Biographie romancée, récit, enquête littéraire... De bien des manières, les romanciers redonnent vie à des auteurs et autrices dont tout ou partie du destin est méconnu. Figure de la Belle Époque, la peintre et poétesse Hélène d'Oettingen renaît ainsi sous la plume de Thomas Snégaroff dans Les vies rêvées de la baronne d'Oettingen (Albin Michel).

Abandonnée à sa naissance, Albertine Sarrazin (1937-1967) mène une vie tumultueuse dont rend compte Patrick Besson dans Albertine Sarrazin, la fugitive (Lattès). Non moins tragique, le destin des deux fils d'André Malraux, morts dans un accident de voiture à l'âge de 18 et 20 ans, est raconté pour la première fois par Bruno de Stabenrath dans La jeunesse du monde (Denoël). À noter que L'Arbre vengeur réédite Une mesure pour rien, récit de la mort d'un premier amour, de Josette Clotis, qui fut la compagne d'André Malraux et la mère des deux fils en question.

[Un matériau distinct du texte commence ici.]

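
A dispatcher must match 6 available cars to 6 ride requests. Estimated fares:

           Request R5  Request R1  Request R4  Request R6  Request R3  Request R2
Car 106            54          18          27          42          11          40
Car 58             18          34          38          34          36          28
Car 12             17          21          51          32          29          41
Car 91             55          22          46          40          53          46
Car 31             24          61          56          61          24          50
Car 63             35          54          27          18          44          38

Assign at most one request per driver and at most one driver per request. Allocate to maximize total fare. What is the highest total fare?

Maximum total: $302

Optimal: Car 106→Request R5 ($54), Car 58→Request R3 ($36), Car 12→Request R4 ($51), Car 91→Request R2 ($46), Car 31→Request R6 ($61), Car 63→Request R1 ($54) — total 54+36+51+46+61+54 = $302.
Max-entry greedy (repeatedly take the single best remaining cell) gives $281, worse by 21.
Next-best assignment: Car 106→Request R5, Car 58→Request R4, Car 12→Request R2, Car 91→Request R3, Car 31→Request R6, Car 63→Request R1 = $301.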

À cheval sur le vent, de Patrick Pécherot, met en scène le journaliste et poète breton Xavier Grall, chez lui à Sarcelles, en 1962, alors qu'il compile souvenirs et témoignages sur la guerre d'Algérie. C'est un autre poète, Antonin Artaud, qui occupe la fiction de Jérôme Attal, Neuf rencontres et un amour (Fayard) : attiré par Anaïs Nin, il est persuadé de n'avoir que neuf chances de la séduire.